In this work, Mike uses a story to frame and lead debate about an important issue in a deeply compelling way. He has illuminated how our actions affect people half-a-world away and, in doing so, has spurred action to address a troubling situation. This is a powerful work of art and exactly the kind of storytelling that The Public Theater has supported, and will continue to support in the future.
Mike is an artist, not a journalist. Nevertheless, we wish he had been more precise with us and our audiences about what was and wasn’t his personal experience in the piece.”
Great fiction does indeed offer insight, discussion and introspection on real issues. That’s not the problem here. The problem is that Daisey knowingly let his audience assume he was sharing factual, first-hand experiences.

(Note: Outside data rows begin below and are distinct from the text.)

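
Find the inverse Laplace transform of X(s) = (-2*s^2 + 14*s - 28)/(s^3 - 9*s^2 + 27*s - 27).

-2*t^2*exp(3*t) + 2*t*exp(3*t) - 2*exp(3*t)

Factor the denominator: s^3 - 9*s^2 + 27*s - 27 = (s - 3)^3.
Partial fraction decomposition gives [-2/(s - 3)] + [2/(s - 3)^2] + [-4/(s - 3)^3].
Invert each term: -2/(s - 3) ↔ -2e^(3t); 2/(s - 3)^2 ↔ 2t·e^(3t); -4/(s - 3)^3 ↔ (-2)t^2·e^(3t).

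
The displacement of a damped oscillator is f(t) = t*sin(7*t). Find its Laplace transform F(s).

F(s) = 14*s/(s^2 + 49)^2

L{sin(7t)} = 7/(s^2 + 49).
Then apply L{t·g(t)} = -d/ds[G(s)] with G(s) = 7/(s^2 + 49):
differentiating 1 time and applying the sign gives 14*s/(s^2 + 49)^2.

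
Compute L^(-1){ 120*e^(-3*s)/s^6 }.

The factor e^(-3s) signals a time shift by c = 3 (second shifting theorem).
L{t^5} = 5!/s^6 = 120/s^6, so L^-1{120/s^6} = t^5.
Hence the inverse is u(t - 3) times that function evaluated at t - 3.

Heaviside(t - 3)*((t - 3)^5)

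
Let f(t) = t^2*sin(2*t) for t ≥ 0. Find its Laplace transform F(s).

F(s) = 4*(3*s^2 - 4)/(s^2 + 4)^3

L{sin(2t)} = 2/(s^2 + 4).
Then apply L{t^2·g(t)} = (-1)^2 d^2/ds^2[G(s)] with G(s) = 2/(s^2 + 4):
differentiating 2 times and applying the sign gives 4*(3*s^2 - 4)/(s^2 + 4)^3.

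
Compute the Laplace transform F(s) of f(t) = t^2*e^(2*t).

F(s) = 2/(s - 2)^3

L{e^(2t)} = 1/(s - 2).
Then apply L{t^2·g(t)} = (-1)^2 d^2/ds^2[G(s)] with G(s) = 1/(s - 2):
differentiating 2 times and applying the sign gives 2/(s - 2)^3.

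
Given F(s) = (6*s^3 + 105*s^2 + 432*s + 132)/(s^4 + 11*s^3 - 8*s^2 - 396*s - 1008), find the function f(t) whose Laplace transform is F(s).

f(t) = 5*exp(6*t) + 5*exp(-4*t) + exp(-6*t) - 5*exp(-7*t)

Factor the denominator: s^4 + 11*s^3 - 8*s^2 - 396*s - 1008 = (s - 6)*(s + 4)*(s + 6)*(s + 7).
Partial fraction decomposition gives [5/(s - 6)] + [5/(s + 4)] + [-5/(s + 7)] + [1/(s + 6)].
Invert each term: 5/(s - 6) ↔ 5e^(6t); 5/(s + 4) ↔ 5e^(-4t); -5/(s + 7) ↔ -5e^(-7t); 1/(s + 6) ↔ e^(-6t).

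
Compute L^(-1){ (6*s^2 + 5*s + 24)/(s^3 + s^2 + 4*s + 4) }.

2*sin(2*t) + cos(2*t) + 5*exp(-t)

Factor the denominator: s^3 + s^2 + 4*s + 4 = (s + 1)*(s^2 + 4).
Partial fraction decomposition gives [5/(s + 1)] + [s/(s^2 + 4)] + [4/(s^2 + 4)].
Invert each term: 5/(s + 1) ↔ 5e^(-t); 1·s/(s^2 + 4) ↔ cos(2t); 2·2/(s^2 + 4) ↔ 2sin(2t).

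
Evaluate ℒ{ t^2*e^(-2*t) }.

L{t^2} = 2!/s^3 = 2/s^3.
By the first shifting theorem, multiplying by e^(-2t) replaces s with s + 2.

2/(s + 2)^3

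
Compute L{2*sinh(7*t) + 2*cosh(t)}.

By linearity of the Laplace transform, transform each term separately.
(2)·[L{cosh(t)} = s/(s^2 - 1)]; (2)·[L{sinh(7t)} = 7/(s^2 - 49)].

2*s/(s^2 - 1) + 14/(s^2 - 49)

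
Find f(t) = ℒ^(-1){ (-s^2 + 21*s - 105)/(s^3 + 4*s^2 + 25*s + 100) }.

Factor the denominator: s^3 + 4*s^2 + 25*s + 100 = (s + 4)*(s^2 + 25).
Partial fraction decomposition gives [-5/(s + 4)] + [4*s/(s^2 + 25)] + [5/(s^2 + 25)].
Invert each term: -5/(s + 4) ↔ -5e^(-4t); 4·s/(s^2 + 25) ↔ 4cos(5t); 1·5/(s^2 + 25) ↔ sin(5t).

f(t) = sin(5*t) + 4*cos(5*t) - 5*exp(-4*t)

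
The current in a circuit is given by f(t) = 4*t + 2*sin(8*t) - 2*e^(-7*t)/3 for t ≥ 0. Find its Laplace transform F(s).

F(s) = 16/(s^2 + 64) - 2/(3*(s + 7)) + 4/s^2

By linearity of the Laplace transform, transform each term separately.
(2)·[L{sin(8t)} = 8/(s^2 + 64)]; (-2/3)·[L{e^(-7t)} = 1/(s + 7)]; (4)·[L{t} = 1!/s^2 = 1/s^2].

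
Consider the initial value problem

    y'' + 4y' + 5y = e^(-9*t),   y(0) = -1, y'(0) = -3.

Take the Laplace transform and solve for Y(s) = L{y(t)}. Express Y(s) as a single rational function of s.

Y(s) = (-s^2 - 16*s - 62)/(s^3 + 13*s^2 + 41*s + 45)

Transform both sides with L{·}.
The derivative rules (L{y''} = s^2 Y - s·y(0) - y'(0) and L{y'} = sY - y(0), with y(0) = -1, y'(0) = -3) turn the left side into (s^2 + 4*s + 5)Y - (-s - 7).
The right side is L{e^(-9*t)} = 1/(s + 9).
So (s^2 + 4*s + 5)Y = 1/(s + 9) + (-s - 7).
Divide through and combine into a single rational function.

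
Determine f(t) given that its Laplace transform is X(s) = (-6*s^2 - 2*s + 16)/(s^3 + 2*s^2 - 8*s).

f(t) = -exp(2*t) - 2 - 3*exp(-4*t)

Factor the denominator: s^3 + 2*s^2 - 8*s = s*(s - 2)*(s + 4).
Partial fraction decomposition gives [-2/s] + [-3/(s + 4)] + [-1/(s - 2)].
Invert each term: -2/(s - 0) ↔ -2e^(0t); -3/(s + 4) ↔ -3e^(-4t); -1/(s - 2) ↔ -e^(2t).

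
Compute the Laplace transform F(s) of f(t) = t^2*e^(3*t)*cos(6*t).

L{cos(6t)} = s/(s^2 + 36).
Multiplying by e^(3t) shifts s → s - 3, so L{e^(3*t)*cos(6*t)} = (s - 3)/((s - 3)^2 + 36).
Then apply L{t^2·g(t)} = (-1)^2 d^2/ds^2[G(s)] with G(s) = (s - 3)/((s - 3)^2 + 36):
differentiating 2 times and applying the sign gives 2*(s - 3)*(s^2 - 6*s - 99)/(s^2 - 6*s + 45)^3.

F(s) = 2*(s - 3)*(s^2 - 6*s - 99)/(s^2 - 6*s + 45)^3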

As for the show itself, it continues. Edward Champion of Reluctant Habits contacted the Public Theatre and found that the three remaining scheduled performances will take place. Additionally, ticket holders who’ve decided they don’t want to see the show in light of Daisey’s lies will not receive refunds.
There’s more. Daisey is scheduled to perform the show at Burlington, Vermont’s Flynn Center on March 31. Champion was told that show will be performed as scheduled. Daisey also has a run scheduled at Washington, D.C.’s Woolly Mammoth Theater Company from June 17th to August 5th. According to Champion, those performances will happen and there will be no refunds.
As for the show itself, there have been minor changes . Aaron Dobbs attended the March 17, 2012 2:00 PM show in New York and shared these tweets:
I’d love to know if Daisey still tells the story about meeting underage workers, after admitting on This American Life that he never did. Or if he describes a man who suffered hexane poisoning, after admitting that it never happened.
There’s no controversy at all. Daisey lied to This American Life, CBS Sunday Morning and The New York Times. He also let his audience believe he was sharing factual, first-hand experiences. He was not.
Update: The Chicago Theatre has cancelled a performance that was supposed to feature an on-stage Q&A with Ira Glass. No surprise there.